The Open Docuement Foundation does not hold all the copyrights to the code base as Oracle did, so is unable to relicense work done since the fork under the Apache license. The only way to merge is to add any new code from OpenOffice.org to the LibreOffice codebase so that the aggregate work remains under copyleft licenses wherever that applies. Do you think the Apache foundation will be ok with that?
If so, then merge away and everybody be happy.
Life's a bitch but somebody's gotta do it.
Number of features is the Dr. Strangelove "mineshaft gap" of the software world. Microsoft Word: 1000+ features. Seriously. Google Document: maybe 50? Which is expanding marketshare? Microsoft's barely-tolerated "ribbon" UI was a direct response to Too Many Features.
How about user count as a metric of success?
No! C'est la emacs!
(sorry, wrong flamewar.)
Any insufficiently advanced magic is indistinguishable from technology.
Try importing a SVG file in OpenOffice and LibreOffice, or just doing some serious editing. Then you will see how biased the review by Meeks is. He's just protecting his job.
The project contributer figures are from ohloh, and show ten times as many developers on LibreOffice as OpenOffice. Do you think ohloh is biased?
Life's a bitch but somebody's gotta do it.
LibreOffice incorporated the Go-OO patchset on creation, OpenOffice still hasn't and likely won't. The Go-OO patches were all of the features (with a few exceptions) that are listed. If AOO adopted the patches, they would be nearly on parity.
Actually, I do think the Ohloh numbers are biased. A project that uses distributed version control, like LibreOffice, and accepts patches from contributors that way will show one result, but another, like Apache, that uses Subversion and accepts patches via email, will see something else.
Essentially, depending on your patch policy you may not have any non-core contributors acknowledged in your version control.
The original article is equally puzzled:
"One of the most curious things about the OpenOffice.org brand, is the loyalty that users have to it, despite the 3.3 feature freeze being twenty-two months ago, having lost much of its development community, and having had no new release since January 2011 - users are still downloading this increasingly old and creaky release at top speed."
I don't know whether I would be downloading OpenOffice for a new install. But I'm still running OO. Not out of "loyalty" but simply because it works. And if you rely on it, "things that work" have a very strong argument for not fiddling with it. At least on a computer you really need.
"Upgrading" to LO might go bad and break things, or it might go well and give me new features I don't need or already have through ubuntu't go-OO flavor. Very easy risk assessment. For the same reason I'm still on ubuntu 10.4.
And at some point I will switch to 12.4 and LO -but on a secondary computer first.
My Linux provider dumped LibreOffice onto my laptop as an alleged "security" fix. It claimed to be full of fixes.
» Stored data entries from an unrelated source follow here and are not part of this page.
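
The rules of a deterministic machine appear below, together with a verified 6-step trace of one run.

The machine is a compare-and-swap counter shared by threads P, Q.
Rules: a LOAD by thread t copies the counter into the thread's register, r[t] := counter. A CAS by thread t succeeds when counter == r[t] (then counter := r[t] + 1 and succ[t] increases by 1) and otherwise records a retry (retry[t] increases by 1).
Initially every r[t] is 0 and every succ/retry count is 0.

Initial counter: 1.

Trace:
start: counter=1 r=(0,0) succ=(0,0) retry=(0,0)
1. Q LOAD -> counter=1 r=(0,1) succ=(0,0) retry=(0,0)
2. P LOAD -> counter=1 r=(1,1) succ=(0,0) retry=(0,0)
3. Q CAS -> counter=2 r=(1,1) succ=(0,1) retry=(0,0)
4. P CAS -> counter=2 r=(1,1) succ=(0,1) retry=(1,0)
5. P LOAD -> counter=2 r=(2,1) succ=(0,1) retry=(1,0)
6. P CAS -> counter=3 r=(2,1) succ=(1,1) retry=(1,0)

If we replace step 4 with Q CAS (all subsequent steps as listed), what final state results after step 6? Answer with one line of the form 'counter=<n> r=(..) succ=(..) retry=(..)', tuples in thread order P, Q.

counter=3 r=(2,1) succ=(1,1) retry=(0,1)

(re-executing from step 4 with the substitution; state before step 4: counter=2 r=(1,1) succ=(0,1) retry=(0,0))
4. Q CAS -> counter=2 r=(1,1) succ=(0,1) retry=(0,1)
5. P LOAD -> counter=2 r=(2,1) succ=(0,1) retry=(0,1)
6. P CAS -> counter=3 r=(2,1) succ=(1,1) retry=(0,1)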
But the little things, like broken horizontal scroll bars in Calc, graphs that wouldn't update and a Base that corrupted the database I had used without any problems for several years, were rather a nuisance. The corruption recurred each time I restored from backup, and did not occur with OO on another system, so I can, fairly safely, presume that it wasn't a one-off.
With AOO's recent release, I finally went to the trouble of reinstalling OpenOffice, and I can do all sorts of work that got put on hold thanks to LO's new bugs. Rapid change is only as good as the quality of the testing that verifies if it is fit for release. It is not a virtue in itself, especially if it is just a proxy for carelessness. Stability and reliability, however, are virtues, if you actually want to use these applications, and keep on using them.
Both LO and AOO still have plenty of flaws. My plaudits are reserved for the diligent developers who genuinely improve the product and keep on making useful contributions.